Asked by Anonymous at 2:05 AM on Mar. 16, 2011 in Relationships

This question is closed.
Answers (11)
  • I would use better communication since you say that staying with her is your only option.....You shouldnt beat around the bushes, openly ask her if you and your baby can stay with her...If she says no, I would probably say "Screw you Mom."
    You said you can support the baby, so you can explain to your mother that staying with her is temporary and let her know you will be in and out. Also, what about staying with your husband until you get on your feet...I know it will be hard-but again it is just temporary....And after all you have to learn to get along with the husband because you guys have a kid and a lifetime commitment to the child to be grown ups and learn to "get along" the best you can.
    I really hope you can find something....if not, maybe you can call around for some shelters and see what they can do to help.

    Good luck sweetie <3
    RiaChristine

    Answer by RiaChristine at 2:25 AM on Mar. 16, 2011

  • I'd just talk to her rationally. Tell her that you don't want a hand out and that you won't be needing a babysitter while you stay. How long did you plan on staying with her? If you have a somewhat definite idea, tell her that you'll only be staying for x amount of months.

    If she still tells you no, then you could bring up how she stayed with her mom when she was going through a divorce, but I wouldn't expect her to be very compassionate since she declined to let you stay there in the first place.

    Do you have any friends/family in the area that would let you and your kid[s] stay with them?



    Good luck, sweetie! And if all else fails, try calling a women's shelter in the area and see if they can help you out.

    stacey.lavonne

    Answer by stacey.lavonne at 3:55 AM on Mar. 16, 2011

  • I tend to agree with ....

    Stacy.lavonne & Riachristine.........

    Unless, there are somethings missing ?????

    If she is a "COLD-HEARTED BITCH", I would go to a shelter or a friends house.

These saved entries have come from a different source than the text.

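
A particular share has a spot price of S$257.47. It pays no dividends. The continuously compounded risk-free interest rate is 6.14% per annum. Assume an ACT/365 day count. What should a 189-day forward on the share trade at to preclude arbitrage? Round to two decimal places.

F = S·e^(rT) = 257.47 · e^(0.0614 × 189/365)
= 257.47 · e^0.031793 = 257.47 × 1.032304
F = S$265.79

S$265.79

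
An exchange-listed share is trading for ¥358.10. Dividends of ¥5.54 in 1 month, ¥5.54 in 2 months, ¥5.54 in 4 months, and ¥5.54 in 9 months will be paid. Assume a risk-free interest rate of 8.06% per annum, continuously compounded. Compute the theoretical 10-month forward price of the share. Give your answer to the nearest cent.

¥359.90

PV(dividends) I = 5.54·e^(−0.0806·1/12) + 5.54·e^(−0.0806·2/12) + 5.54·e^(−0.0806·4/12) + 5.54·e^(−0.0806·9/12)
I = 5.5029 + 5.4661 + 5.3931 + 5.2150 = 21.5771
F = (S − I)·e^(rT) = (358.10 − 21.5771) · e^(0.0806·10/12)
= 336.5229 · e^0.067167 = 336.5229 × 1.069474 = ¥359.90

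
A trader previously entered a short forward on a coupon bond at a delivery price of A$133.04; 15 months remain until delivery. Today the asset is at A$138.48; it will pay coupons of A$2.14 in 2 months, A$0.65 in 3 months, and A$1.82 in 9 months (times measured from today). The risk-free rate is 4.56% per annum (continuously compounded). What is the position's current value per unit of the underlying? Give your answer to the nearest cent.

PV(remaining coupons) I = 2.14·e^(−0.0456·2/12) + 0.65·e^(−0.0456·3/12) + 1.82·e^(−0.0456·9/12) = 4.5252
Current forward F = (S − I)·e^(rT) = (138.48 − 4.5252)·e^(0.0456·15/12) = 133.9548 × 1.058656 = 141.8121
Value (long) = (F − K)·e^(−rT) = (141.8121 − 133.04) × 0.944594 = 8.2861
Short position value = −(long value) = -A$8.29

-A$8.29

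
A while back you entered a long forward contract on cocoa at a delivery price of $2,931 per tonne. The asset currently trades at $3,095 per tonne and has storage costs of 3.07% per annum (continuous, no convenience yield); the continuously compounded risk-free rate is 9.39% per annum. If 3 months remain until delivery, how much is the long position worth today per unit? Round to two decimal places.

$255.85 per tonne

Current fair forward for the remaining 3 months: F = S·e^((r + u)·T), (r + u) = 0.0939 + 0.0307 = 0.1246
F = 3095 · e^(0.1246 × 3/12) = 3095 × 1.03164024 = 3192.9265
Value of long forward = (F − K)·e^(−rT) = (3192.9265 − 2931) · e^(−0.0939·3/12)
= 261.9265 × 0.97679839 = 255.85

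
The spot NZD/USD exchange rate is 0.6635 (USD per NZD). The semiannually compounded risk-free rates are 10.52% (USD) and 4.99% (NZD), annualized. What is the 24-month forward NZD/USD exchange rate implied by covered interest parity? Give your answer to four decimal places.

0.7380

By covered interest parity, F = S · (1+r_USD/2)^(2T) / (1+r_NZD/2)^(2T)
= 0.6635 × 1.227590 / 1.103598 = 0.6635 × 1.112353
F = 0.7380 USD per NZD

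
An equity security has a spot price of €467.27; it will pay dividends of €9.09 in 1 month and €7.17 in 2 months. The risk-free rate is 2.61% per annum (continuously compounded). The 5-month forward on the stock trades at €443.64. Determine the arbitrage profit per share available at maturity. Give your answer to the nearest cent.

€12.35 per share

PV(dividends) I = 9.09·e^(−0.0261·1/12) + 7.17·e^(−0.0261·2/12) = 16.2091
Fair forward F* = (S − I)·e^(rT) = (467.27 − 16.2091)·e^0.010875 = 451.0609 × 1.010934 = 455.9928
Market €443.64 < fair 455.9928: forward underpriced → reverse cash-and-carry (short the stock, invest proceeds at r, pay the dividends, go long the forward).
Profit at T = |F_mkt − F*| = |443.64 − 455.9928| = €12.35 per share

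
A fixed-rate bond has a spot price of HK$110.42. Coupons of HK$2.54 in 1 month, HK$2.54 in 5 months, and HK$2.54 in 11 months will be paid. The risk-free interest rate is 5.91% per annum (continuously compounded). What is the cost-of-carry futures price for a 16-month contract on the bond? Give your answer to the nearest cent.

PV(coupons) I = 2.54·e^(−0.0591·1/12) + 2.54·e^(−0.0591·5/12) + 2.54·e^(−0.0591·11/12)
I = 2.5275 + 2.4782 + 2.4061 = 7.4118
F = (S − I)·e^(rT) = (110.42 − 7.4118) · e^(0.0591·16/12)
= 103.0082 · e^0.078800 = 103.0082 × 1.081988 = HK$111.45

HK$111.45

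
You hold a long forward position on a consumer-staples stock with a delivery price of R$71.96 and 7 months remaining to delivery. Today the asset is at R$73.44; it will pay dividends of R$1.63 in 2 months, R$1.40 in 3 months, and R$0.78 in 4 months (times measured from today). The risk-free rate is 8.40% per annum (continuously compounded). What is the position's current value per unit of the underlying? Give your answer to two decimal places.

R$1.18

PV(remaining dividends) I = 1.63·e^(−0.0840·2/12) + 1.40·e^(−0.0840·3/12) + 0.78·e^(−0.0840·4/12) = 3.7367
Current forward F = (S − I)·e^(rT) = (73.44 − 3.7367)·e^(0.0840·7/12) = 69.7033 × 1.050220 = 73.2038
Value (long) = (F − K)·e^(−rT) = (73.2038 − 71.96) × 0.952181 = 1.1843
Value = R$1.18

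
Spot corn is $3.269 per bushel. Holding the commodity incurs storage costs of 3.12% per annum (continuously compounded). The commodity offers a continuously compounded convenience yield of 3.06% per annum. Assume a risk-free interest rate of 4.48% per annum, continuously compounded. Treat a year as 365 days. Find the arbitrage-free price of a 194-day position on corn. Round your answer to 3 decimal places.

Net carry = r + u − y = 0.0448 + 0.0312 − 0.0306 = 0.0454
F = S·e^((r+u−y)T) = 3.269 · e^(0.0454 × 194/365) = 3.269 · e^0.024130
= 3.269 × 1.024423 = $3.349 per bushel

$3.349 per bushel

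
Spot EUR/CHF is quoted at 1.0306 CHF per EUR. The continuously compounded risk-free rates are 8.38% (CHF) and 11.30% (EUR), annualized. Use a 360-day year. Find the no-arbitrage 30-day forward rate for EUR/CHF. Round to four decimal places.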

    I have learned there are.......3 sides to every story ............and the truth in the middle?
    SissyAnn141

    Answer by SissyAnn141 at 4:26 AM on Mar. 16, 2011

  • My question is should i just not tAlk to her again because she does not wanna help me. Even though her mom helped her the same way.
    Anonymous

    Comment by Anonymous (original poster) at 2:08 AM on Mar. 16, 2011

  • Hope you find someplace else to stay. I can't imagine her house being a good option even if she offered, if you and she don't get along. :/
    judimary

    Answer by judimary at 2:08 AM on Mar. 16, 2011

  • I do not have another place to go.
    Anonymous

    Comment by Anonymous (original poster) at 2:10 AM on Mar. 16, 2011

  • I agree with RiaChristine, flat out ask her, and if she says no, say "screw you". My mom and I always had a bad relationship. After my separation, SHE OFFERED to rent 2 rooms in her house for the kids and me until I got back on my feet. Little did I know, she hadn't changed and she couldnt stand having kids around. She threw us out 2 months later and we ended up in a homeless shelter for 3 months. It's been 15 months, and I never spoke to her again. It's tough, but you and the baby will make it through somehow. Good luck to you
    joanie70

    Answer by joanie70 at 4:48 AM on Mar. 16, 2011

  • That's messed up about your mom but here is some personal advice when my family did not have any place to stay we went to a shelter. I know you might not want to go there but it sounds like it might be your only option.
    ryahzMommy

    Answer by ryahzMommy at 8:09 AM on Mar. 16, 2011

  • Try again and ask her directly if you could move in temporarily (I assume it would be temporary?). Offer to pay some rent, for food, etc to see if it makes a difference. I hope it works out.
    elizabr

    Answer by elizabr at 8:13 AM on Mar. 16, 2011

  • I'd just ask her outright, if it were me. Then if she says no, you can always go to a friend's house or a shelter. Honestly, though, if you and your mother don't get along, it probably wouldn't be the best situation, especially for the baby. Good luck!